When I am done with the stock of roller tubes I have on hand in a couple of years I plan on converting the acid Stenner to a 10gpd so I only have to order 1 type of tube for both my pumps should save some $ and might give me a little longer life on the pump and tubes since they will be running quite a bit less at 10gpd.

The one nice benefit to the WiFi switches I did not expect is in addition to being able to do 100% custom schedule is they have a count down timer. The count down timer is great for a one time adjustment, if you want to bump your numbers for a party or insurance while you are gone for a few days.
 

scott.lopez

Gold Supporter
Oct 25, 2015
75
Frisco, TX
Thanks for the info.
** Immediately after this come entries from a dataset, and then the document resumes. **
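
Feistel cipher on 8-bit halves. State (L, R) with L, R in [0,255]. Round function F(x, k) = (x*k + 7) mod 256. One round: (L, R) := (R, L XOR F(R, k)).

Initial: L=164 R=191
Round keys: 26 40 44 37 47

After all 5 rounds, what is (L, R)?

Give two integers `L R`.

Answer: 221 148

Derivation:
Round 1 (k=26): L=191 R=201
Round 2 (k=40): L=201 R=208
Round 3 (k=44): L=208 R=14
Round 4 (k=37): L=14 R=221
Round 5 (k=47): L=221 R=148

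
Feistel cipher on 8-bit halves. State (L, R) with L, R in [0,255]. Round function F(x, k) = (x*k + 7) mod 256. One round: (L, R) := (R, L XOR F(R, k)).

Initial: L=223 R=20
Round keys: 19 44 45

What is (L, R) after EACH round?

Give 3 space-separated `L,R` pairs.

Answer: 20,92 92,195 195,18

Derivation:
Round 1 (k=19): L=20 R=92
Round 2 (k=44): L=92 R=195
Round 3 (k=45): L=195 R=18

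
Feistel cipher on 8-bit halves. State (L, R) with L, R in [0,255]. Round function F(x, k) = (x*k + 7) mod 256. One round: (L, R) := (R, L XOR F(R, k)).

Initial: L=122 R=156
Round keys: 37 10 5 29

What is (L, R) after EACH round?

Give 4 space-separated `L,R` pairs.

Answer: 156,233 233,189 189,81 81,137

Derivation:
Round 1 (k=37): L=156 R=233
Round 2 (k=10): L=233 R=189
Round 3 (k=5): L=189 R=81
Round 4 (k=29): L=81 R=137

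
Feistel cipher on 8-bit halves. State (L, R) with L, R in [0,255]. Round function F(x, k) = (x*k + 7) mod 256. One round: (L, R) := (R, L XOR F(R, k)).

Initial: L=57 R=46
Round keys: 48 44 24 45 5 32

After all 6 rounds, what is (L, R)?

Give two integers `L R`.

Answer: 17 146

Derivation:
Round 1 (k=48): L=46 R=158
Round 2 (k=44): L=158 R=1
Round 3 (k=24): L=1 R=129
Round 4 (k=45): L=129 R=181
Round 5 (k=5): L=181 R=17
Round 6 (k=32): L=17 R=146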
I think I will set up the acid capability. The iaqualink also has the timer capability so I will use that. Pushing a button will be much more fun then getting out the acid every day, even with a respirator I get a good wiff every now and then.
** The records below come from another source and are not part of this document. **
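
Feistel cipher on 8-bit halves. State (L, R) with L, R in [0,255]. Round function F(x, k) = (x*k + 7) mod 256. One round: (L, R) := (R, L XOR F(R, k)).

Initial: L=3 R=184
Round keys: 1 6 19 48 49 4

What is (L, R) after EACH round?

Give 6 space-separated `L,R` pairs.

Round 1 (k=1): L=184 R=188
Round 2 (k=6): L=188 R=215
Round 3 (k=19): L=215 R=64
Round 4 (k=48): L=64 R=208
Round 5 (k=49): L=208 R=151
Round 6 (k=4): L=151 R=179

Answer: 184,188 188,215 215,64 64,208 208,151 151,179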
Diluting the acid sounds good as well.

I do have to worry about freezing temperatures occasionally in Dallas so I will need to come up with an approach to clear the line of acid.

Thanks again
 

pooldv

Mod Squad
TFP Expert
Platinum Supporter
LifeTime Supporter
Aug 10, 2012
25,170
FL panhandle
The freezing point of Muriatic Acid is -46C (-50.8F) (for Hasa; other brands quote even lower freezing points). It better not get that cold here or I'm leaving! :-D
 

scott.lopez

Gold Supporter
Oct 25, 2015
75
Frisco, TX
A good laugh for the day. I'm originally from Baton Rouge, lived in Canada and Michigan, will never return except for vacation during the summer.
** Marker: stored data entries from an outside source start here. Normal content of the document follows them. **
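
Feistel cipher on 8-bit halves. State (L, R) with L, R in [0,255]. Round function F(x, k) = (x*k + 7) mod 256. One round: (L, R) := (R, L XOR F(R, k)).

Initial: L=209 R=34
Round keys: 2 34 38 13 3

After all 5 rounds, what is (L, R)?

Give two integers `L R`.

Round 1 (k=2): L=34 R=154
Round 2 (k=34): L=154 R=89
Round 3 (k=38): L=89 R=167
Round 4 (k=13): L=167 R=219
Round 5 (k=3): L=219 R=63

Answer: 219 63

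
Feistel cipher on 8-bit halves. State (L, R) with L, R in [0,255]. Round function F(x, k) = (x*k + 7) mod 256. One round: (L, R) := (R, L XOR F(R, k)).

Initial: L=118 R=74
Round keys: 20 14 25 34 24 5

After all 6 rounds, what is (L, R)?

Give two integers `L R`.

Round 1 (k=20): L=74 R=185
Round 2 (k=14): L=185 R=111
Round 3 (k=25): L=111 R=103
Round 4 (k=34): L=103 R=218
Round 5 (k=24): L=218 R=16
Round 6 (k=5): L=16 R=141

Answer: 16 141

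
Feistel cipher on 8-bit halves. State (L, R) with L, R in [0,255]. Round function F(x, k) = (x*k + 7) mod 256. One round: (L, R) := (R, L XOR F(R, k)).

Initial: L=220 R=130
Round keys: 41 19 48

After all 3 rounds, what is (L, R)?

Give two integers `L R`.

Answer: 228 194

Derivation:
Round 1 (k=41): L=130 R=5
Round 2 (k=19): L=5 R=228
Round 3 (k=48): L=228 R=194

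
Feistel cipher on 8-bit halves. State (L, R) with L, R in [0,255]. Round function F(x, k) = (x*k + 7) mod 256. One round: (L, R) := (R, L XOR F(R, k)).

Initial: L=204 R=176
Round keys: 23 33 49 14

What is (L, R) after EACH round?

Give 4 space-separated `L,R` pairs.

Answer: 176,27 27,50 50,130 130,17

Derivation:
Round 1 (k=23): L=176 R=27
Round 2 (k=33): L=27 R=50
Round 3 (k=49): L=50 R=130
Round 4 (k=14): L=130 R=17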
What if I dilute it 50%, am I still good?
 

pooldv

Mod Squad
TFP Expert
Platinum Supporter
LifeTime Supporter
Aug 10, 2012
25,170
FL panhandle
The freezing point of half-strength Muriatic Acid (say, 15% Hydrochloric Acid) is -18C (-0.4F). My previous comment still stands. :)
 

scott.lopez

Gold Supporter
Oct 25, 2015
75
Frisco, TX
that works perfect, don't have to transport it into the garage like I do the chlorine. Got a little concerned when it got down to 11 degrees F, balmy weather for the north. Just ordered the pump.

Thanks
 

scott.lopez

Gold Supporter
Oct 25, 2015
75
Frisco, TX
The stenner acid pump works really great. I am able to keep the acid exactly where I need it. Still verifying with the test kit every day just to make sure I'm not putting to much in. So far, I haven't had to manually add acid to the pool.

Thanks for all of the suggestions!
 

pooldv

Mod Squad
TFP Expert
Platinum Supporter
LifeTime Supporter
Aug 10, 2012
25,170
FL panhandle
Alright, sounds good. Keep an eye on your TA over time. As you add acid it will slowly lower your TA. As the TA slowly drops the pH rise will also slow down. So, theoretically you will need less acid as time goes by.